In fact just 10 of the 26 possible 100-bet samples had win percentage within 1 standard deviation, above or below expectation. The lowest was 48% whilst the highest was 88%. They are all shown below along with the average odds for each sample.
So what was the actual standard deviation in these 26 100-bet samples win percentages? In fact it was a massive 9.59%, double what would be predicted by the binomial formula. Given what we learnt about the impact on the standard deviation of varying odds, it's difficult to believe the fairly narrow variation in this 26-sample set had much to do with this. Besides, the varying odds within each sample would counteract that influence. Compared to the set of 8 tipsters I showed earlier and which I know to be genuine and honest records, this is an outlier of significant proportions. How significant? Well, if we run a 10,000-iteration Monte Carlo simulation with an expected binomial standard deviation of 4.74% on 26 100-bet samples, we find a standard deviation in the standard deviations of 0.67%. Hence, HighRollers' actual standard deviation in win percentages is over 7 standard deviations away from expectation. In old money that has roughly a 1 in a trillion probability of happening by chance. Not 1-in-3, or 1-in-9 or 1-in-18. 1-in-1,000,000,000,000!!!

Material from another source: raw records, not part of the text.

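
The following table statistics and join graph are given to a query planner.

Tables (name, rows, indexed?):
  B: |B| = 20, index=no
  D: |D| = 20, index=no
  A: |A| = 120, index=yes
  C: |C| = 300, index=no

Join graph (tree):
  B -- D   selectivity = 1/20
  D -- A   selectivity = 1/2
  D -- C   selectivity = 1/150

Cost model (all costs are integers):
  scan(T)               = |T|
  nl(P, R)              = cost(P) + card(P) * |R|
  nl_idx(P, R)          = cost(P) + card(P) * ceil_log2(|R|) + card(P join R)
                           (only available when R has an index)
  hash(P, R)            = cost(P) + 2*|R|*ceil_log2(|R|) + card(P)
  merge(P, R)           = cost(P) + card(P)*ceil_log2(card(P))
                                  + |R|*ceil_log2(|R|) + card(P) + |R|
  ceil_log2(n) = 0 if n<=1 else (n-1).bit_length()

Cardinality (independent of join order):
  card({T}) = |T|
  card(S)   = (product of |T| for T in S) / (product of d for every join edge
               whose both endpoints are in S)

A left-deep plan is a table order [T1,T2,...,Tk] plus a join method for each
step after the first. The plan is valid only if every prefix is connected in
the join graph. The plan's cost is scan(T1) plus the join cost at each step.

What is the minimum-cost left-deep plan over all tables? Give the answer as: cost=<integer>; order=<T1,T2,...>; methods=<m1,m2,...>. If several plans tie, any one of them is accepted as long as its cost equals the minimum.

cost=2280; order=C,D,B,A; methods=hash,hash,merge

Selinger DP (subsets sized 1..n):
  {B}: scan cost=20, card=20
  {D}: scan cost=20, card=20
  {A}: scan cost=120, card=120
  {C}: scan cost=300, card=300
  {BD}: card=20; try (D,hash)→240, (B,hash)→240, (D,merge)→260, (B,merge)→260, (D,nl)→420, (B,nl)→420; best=240 via (D,hash)
  {AD}: card=1200; try (D,hash)→440, (A,merge)→1100, (D,merge)→1200, (A,nl_idx)→1360, (A,hash)→1720, (A,nl)→2420 …(+1); best=440 via (D,hash)
  {CD}: card=40; try (D,hash)→800, (C,merge)→3140, (D,merge)→3420, (C,hash)→5440, (C,nl)→6020, (D,nl)→6300; best=800 via (D,hash)
  {ABD}: card=1200; try (A,merge)→1320, (A,nl_idx)→1580, (B,hash)→1840, (A,hash)→1940, (A,nl)→2640, (B,merge)→14960 …(+1); best=1320 via (A,merge)
  {BCD}: card=40; try (B,hash)→1040, (B,merge)→1200, (B,nl)→1600, (C,merge)→3360, (C,hash)→5660, (C,nl)→6240; best=1040 via (B,hash)
  {ACD}: card=2400; try (A,merge)→2040, (A,hash)→2520, (A,nl_idx)→3480, (A,nl)→5600, (C,hash)→7040, (C,merge)→17840 …(+1); best=2040 via (A,merge)
  {ABCD}: card=2400; try (A,merge)→2280, (A,hash)→2760, (A,nl_idx)→3720, (B,hash)→4640, (A,nl)→5840, (C,hash)→7920 …(+4); best=2280 via (A,merge)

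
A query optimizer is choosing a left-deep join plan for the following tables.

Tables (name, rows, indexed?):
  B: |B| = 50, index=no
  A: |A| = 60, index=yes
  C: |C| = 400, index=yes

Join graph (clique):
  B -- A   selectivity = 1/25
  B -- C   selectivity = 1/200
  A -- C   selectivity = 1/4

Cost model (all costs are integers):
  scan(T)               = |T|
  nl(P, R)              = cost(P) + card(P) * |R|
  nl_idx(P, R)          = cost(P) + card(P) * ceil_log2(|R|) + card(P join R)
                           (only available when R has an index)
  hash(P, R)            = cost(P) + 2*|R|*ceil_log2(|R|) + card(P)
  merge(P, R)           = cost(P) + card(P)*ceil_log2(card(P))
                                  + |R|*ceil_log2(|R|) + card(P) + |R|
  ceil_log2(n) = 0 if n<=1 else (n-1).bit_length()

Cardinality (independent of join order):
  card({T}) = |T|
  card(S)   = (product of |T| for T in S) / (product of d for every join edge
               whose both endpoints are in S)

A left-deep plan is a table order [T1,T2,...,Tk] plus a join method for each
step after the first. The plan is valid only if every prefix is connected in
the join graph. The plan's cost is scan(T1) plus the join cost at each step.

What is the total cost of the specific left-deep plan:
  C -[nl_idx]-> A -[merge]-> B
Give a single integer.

93150

step 1: scan C: cost=400, card=400
step 2: join A via nl_idx
    card(P join A) = 400*60/(4) = 6000
    cost = 400 + 400*6 + 6000 = 8800
step 3: join B via merge
    card(P join B) = 6000*50/(25*200) = 60
    cost = 8800 + 6000*13 + 50*6 + 6000 + 50 = 93150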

Removing all prices shorter than 1.909 and longer than 2.10 in an attempt to eliminate some of the potential problems with an excessively variable set of odds left 1,367 picks with a win percentage of 66.9%. The expected binomial standard deviation in 100-bet samples is thus 4.70%. The actual win percentage standard deviation in the 13 100-bet samples available here is 9.16%. A 10,000-iteration produced a standard deviation in the standard deviations of 0.94%, meaning observation was 4.7 standard deviations away from expectation, or about 1 in a million in old money.

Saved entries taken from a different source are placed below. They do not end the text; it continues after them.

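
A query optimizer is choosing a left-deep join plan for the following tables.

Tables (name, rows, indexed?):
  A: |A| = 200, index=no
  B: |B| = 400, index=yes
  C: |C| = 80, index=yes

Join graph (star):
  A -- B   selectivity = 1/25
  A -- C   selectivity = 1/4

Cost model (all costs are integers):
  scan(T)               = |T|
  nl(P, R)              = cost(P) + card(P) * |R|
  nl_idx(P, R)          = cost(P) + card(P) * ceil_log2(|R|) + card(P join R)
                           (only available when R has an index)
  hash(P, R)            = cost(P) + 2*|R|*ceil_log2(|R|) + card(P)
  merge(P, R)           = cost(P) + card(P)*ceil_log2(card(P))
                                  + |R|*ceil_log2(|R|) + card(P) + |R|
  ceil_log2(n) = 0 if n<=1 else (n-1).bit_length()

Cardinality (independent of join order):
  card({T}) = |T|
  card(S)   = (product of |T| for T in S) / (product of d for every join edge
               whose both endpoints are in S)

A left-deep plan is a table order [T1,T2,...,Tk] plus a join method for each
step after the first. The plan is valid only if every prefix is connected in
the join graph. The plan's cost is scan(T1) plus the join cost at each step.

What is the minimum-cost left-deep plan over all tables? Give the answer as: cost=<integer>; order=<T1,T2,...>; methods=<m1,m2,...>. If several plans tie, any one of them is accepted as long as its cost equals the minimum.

cost=8320; order=B,A,C; methods=hash,hash

Selinger DP (subsets sized 1..n):
  {A}: scan cost=200, card=200
  {B}: scan cost=400, card=400
  {C}: scan cost=80, card=80
  {AB}: card=3200; try (A,hash)→4000, (B,nl_idx)→5200, (B,merge)→6000, (A,merge)→6200, (B,hash)→7600, (B,nl)→80200 …(+1); best=4000 via (A,hash)
  {AC}: card=4000; try (C,hash)→1520, (A,merge)→2520, (C,merge)→2640, (A,hash)→3360, (C,nl_idx)→5600, (A,nl)→16080 …(+1); best=1520 via (C,hash)
  {ABC}: card=64000; try (C,hash)→8320, (B,hash)→12720, (C,merge)→46240, (B,merge)→57520, (C,nl_idx)→90400, (B,nl_idx)→101520 …(+2); best=8320 via (C,hash)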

There is simply too much variation in HighRollers' inter-sample win probability for this to have conceivably happened by chance. Way too much. The single win percentages of 48% and 88% should not happen in 26 100-bet samples. For a tipster capable of winning 66% of his bets where those bets are of a very similar nature (i.e. win probability), hitting 88% in a single 100-bet sample should happen only once in about a million samples.
Choosing different samples sizes yields the same conclusions. For 50 bet samples, expected binomial standard deviation is 6.7%, actual is 11.0%. For 25-bet samples, expected is 9.5%, actual is 13.6%. For 200-bet samples, expected is 3.4%, actual is 8.7%. However you cut this, this record shouldn't happen, even if the tipster is genuinely capable of winning 66% of his 50-50 propositions. The conclusion? HighRollers, or should I say WagerPolice, who manage all these fake services, made it all up - badly.

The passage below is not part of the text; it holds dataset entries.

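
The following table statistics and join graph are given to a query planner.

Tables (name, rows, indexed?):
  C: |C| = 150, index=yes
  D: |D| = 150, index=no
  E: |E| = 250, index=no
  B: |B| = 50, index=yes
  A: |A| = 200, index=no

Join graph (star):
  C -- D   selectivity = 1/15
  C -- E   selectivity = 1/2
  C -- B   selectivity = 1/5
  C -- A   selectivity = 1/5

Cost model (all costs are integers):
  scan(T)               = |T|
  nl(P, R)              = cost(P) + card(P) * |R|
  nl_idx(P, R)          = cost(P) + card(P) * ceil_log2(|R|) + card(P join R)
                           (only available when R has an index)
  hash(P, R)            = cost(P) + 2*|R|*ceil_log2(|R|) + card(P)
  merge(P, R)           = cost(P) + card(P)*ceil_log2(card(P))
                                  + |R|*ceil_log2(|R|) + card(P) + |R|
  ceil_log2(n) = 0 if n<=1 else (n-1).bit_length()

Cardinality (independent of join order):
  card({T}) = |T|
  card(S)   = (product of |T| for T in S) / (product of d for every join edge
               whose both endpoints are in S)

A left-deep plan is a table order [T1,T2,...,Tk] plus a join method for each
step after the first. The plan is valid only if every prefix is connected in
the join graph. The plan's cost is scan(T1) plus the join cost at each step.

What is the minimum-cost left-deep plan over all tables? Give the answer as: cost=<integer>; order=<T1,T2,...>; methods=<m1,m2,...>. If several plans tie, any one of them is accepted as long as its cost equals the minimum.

Selinger DP (subsets sized 1..n):
  {C}: scan cost=150, card=150
  {D}: scan cost=150, card=150
  {E}: scan cost=250, card=250
  {B}: scan cost=50, card=50
  {A}: scan cost=200, card=200
  {CD}: card=1500; try (D,hash)→2700, (C,hash)→2700, (D,merge)→2850, (C,merge)→2850, (C,nl_idx)→2850, (D,nl)→22650 …(+1); best=2700 via (D,hash)
  {CE}: card=18750; try (C,hash)→2900, (E,merge)→3750, (C,merge)→3850, (E,hash)→4300, (C,nl_idx)→21000, (E,nl)→37650 …(+1); best=2900 via (C,hash)
  {BC}: card=1500; try (B,hash)→900, (C,merge)→1750, (B,merge)→1850, (C,nl_idx)→1950, (C,hash)→2500, (B,nl_idx)→2550 …(+2); best=900 via (B,hash)
  {AC}: card=6000; try (C,hash)→2800, (A,merge)→3300, (C,merge)→3350, (A,hash)→3500, (C,nl_idx)→7800, (A,nl)→30150 …(+1); best=2800 via (C,hash)
  {CDE}: card=187500; try (E,hash)→8200, (E,merge)→22950, (D,hash)→24050, (D,merge)→304250, (E,nl)→377700, (D,nl)→2815400; best=8200 via (E,hash)
  {BCD}: card=15000; try (D,hash)→4800, (B,hash)→4800, (D,merge)→20250, (B,merge)→21050, (B,nl_idx)→26700, (B,nl)→77700 …(+1); best=4800 via (D,hash)
  {ACD}: card=60000; try (A,hash)→7400, (D,hash)→11200, (A,merge)→22500, (D,merge)→88150, (A,nl)→302700, (D,nl)→902800; best=7400 via (A,hash)
  {BCE}: card=187500; try (E,hash)→6400, (E,merge)→21150, (B,hash)→22250, (B,nl_idx)→302900, (B,merge)→303250, (E,nl)→375900 …(+1); best=6400 via (E,hash)
  {ACE}: card=750000; try (E,hash)→12800, (A,hash)→24850, (E,merge)→89050, (A,merge)→304700, (E,nl)→1502800, (A,nl)→3752900; best=12800 via (E,hash)
  {ABC}: card=60000; try (A,hash)→5600, (B,hash)→9400, (A,merge)→20700, (B,merge)→87150, (B,nl_idx)→98800, (A,nl)→300900 …(+1); best=5600 via (A,hash)
  {BCDE}: card=1875000; try (E,hash)→23800, (D,hash)→196300, (B,hash)→196300, (E,merge)→232050, (B,nl_idx)→3008200, (D,merge)→3570250 …(+4); best=23800 via (E,hash)
  {ACDE}: card=7500000; try (E,hash)→71400, (A,hash)→198900, (D,hash)→765200, (E,merge)→1029650, (A,merge)→3572500, (E,nl)→15007400 …(+3); best=71400 via (E,hash)
  {ABCD}: card=600000; try (A,hash)→23000, (D,hash)→68000, (B,hash)→68000, (A,merge)→231600, (B,nl_idx)→967400, (D,merge)→1026950 …(+4); best=23000 via (A,hash)
  {ABCE}: card=7500000; try (E,hash)→69600, (A,hash)→197100, (B,hash)→763400, (E,merge)→1027850, (A,merge)→3570700, (B,nl_idx)→12012800 …(+4); best=69600 via (E,hash)
  {ABCDE}: card=75000000; try (E,hash)→627000, (A,hash)→1902000, (D,hash)→7572000, (B,hash)→7572000, (E,merge)→12625250, (A,merge)→41275600 …(+7); best=627000 via (E,hash)

cost=627000; order=C,B,D,A,E; methods=hash,hash,hash,hash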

If something is too good to be true, it almost always is. This method of using the binomial standard deviation is a neat little trick to help you prove it, and silence those bullshitters who try to trick you. As with the Wald-Wolfowitz runs test, this method is able to expose charlatans who too easily get fooled by randomness when attempting to create their tissue of lies. Just as the Wald-Wolfowitz runs test catches out people who can't properly tell what a random sequence of wins and losses looks like (it's easily done, even by people who think they get probability - see my original article), the binomial standard deviation test will catch out those who either overestimate or underestimate how much variation their win-loss record should show when attempting to make one up.